From Sept. 14 to 16, the University of Waterloo hosted their annual hack-a-thon, Hack The North.

The annual event brings students from all over the world to engage in a non-stop, 36 hour competition to create novel and interesting pieces of software and hardware to be assessed by a panel of judges.

To kick off the event, Chamath Palihapitiya, founder and CEO of the venture capital firm Social Capital and owner of the NBA’s Golden State Warriors, gave competitors some advice:

“I would encourage you to do two things. One is be realistic. Which is, I do not intend to give you some glib thing about, ‘yeah, go solve breast cancer in the next 48 hours because it’s going to be great!’ It’s not true and it’s not accurate,” Palihapitiya said.

“What I do think is important is something else, which is: go prove to yourself that you can start something and finish it and not be afraid of being judged and failing,” Palihapitiya said.

Palihapitiya’s advice cut against the ethos of hack-a-thon and tech culture, wherein raw speed in workflow and the ability to whip up revolutionary products in little time — as in the time allotted for competitors at hack-a-thons — is valued highly.

Hack the North, for its part, scheduled various workshops and activities for competitors to engage in over the duration of the weekend, many of which may not have had direct relevance to hacks they may have been working on, but were on offer regardless.

“So it doesn’t really matter, to be quite honest, what you do in the next 48 hours in my mind, it matters that you take away that thread: [So you can say] ‘I started, I created a plan, I broke it down into small bits, I finished it, I’m proud of it and I don’t care how people judge it,’” Palihapitiya said.

“Now take that, amplify that and then go work on something hard and do it over the next ten years.”

Part of Palihapitiya’s break from that ethos could be tied to his career trajectory: from a successful tenure as an executive at Facebook, where he focused on user growth, to his founding of Social Capital, which focuses on funding companies that tackle some of the biggest problems there are in important areas like education and healthcare. Problems that, as Palihapitiya noted in his talk, can take a long time to solve.

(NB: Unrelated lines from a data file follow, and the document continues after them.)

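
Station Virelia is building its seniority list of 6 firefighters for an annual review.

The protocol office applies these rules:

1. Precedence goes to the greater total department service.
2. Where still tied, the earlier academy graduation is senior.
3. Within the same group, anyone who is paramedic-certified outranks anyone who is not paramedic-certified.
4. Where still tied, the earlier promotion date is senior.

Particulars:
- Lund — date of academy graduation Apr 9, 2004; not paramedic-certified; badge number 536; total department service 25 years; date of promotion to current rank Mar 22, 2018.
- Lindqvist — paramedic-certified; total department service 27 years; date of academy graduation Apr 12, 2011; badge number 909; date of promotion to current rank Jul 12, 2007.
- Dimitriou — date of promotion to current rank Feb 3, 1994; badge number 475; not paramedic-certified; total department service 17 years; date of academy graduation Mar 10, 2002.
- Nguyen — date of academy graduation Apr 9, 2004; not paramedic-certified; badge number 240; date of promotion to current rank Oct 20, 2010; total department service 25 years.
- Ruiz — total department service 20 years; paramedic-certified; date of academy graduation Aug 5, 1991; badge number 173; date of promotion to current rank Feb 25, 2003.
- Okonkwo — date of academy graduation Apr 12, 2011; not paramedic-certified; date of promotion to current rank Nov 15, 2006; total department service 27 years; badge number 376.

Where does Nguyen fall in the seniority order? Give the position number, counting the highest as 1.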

Hack the North, for its part, scheduled various workshops and activities for competitors to engage in over the duration of the weekend, many of which may not have had direct relevance to hacks they may have been working on, but were on offer regardless.

There were workshops focused on using specific software tools and associated prizes from tech companies for submitting a successful hack built with those tools.

There were also therapy dogs, yoga and massage sessions in addition to more in-depth sessions on topics like virtual reality, machine learning, data science and block-chain currencies.

For those competitors who chose to sleep over the 36 hour competition, there were also air mattresses available for them as well.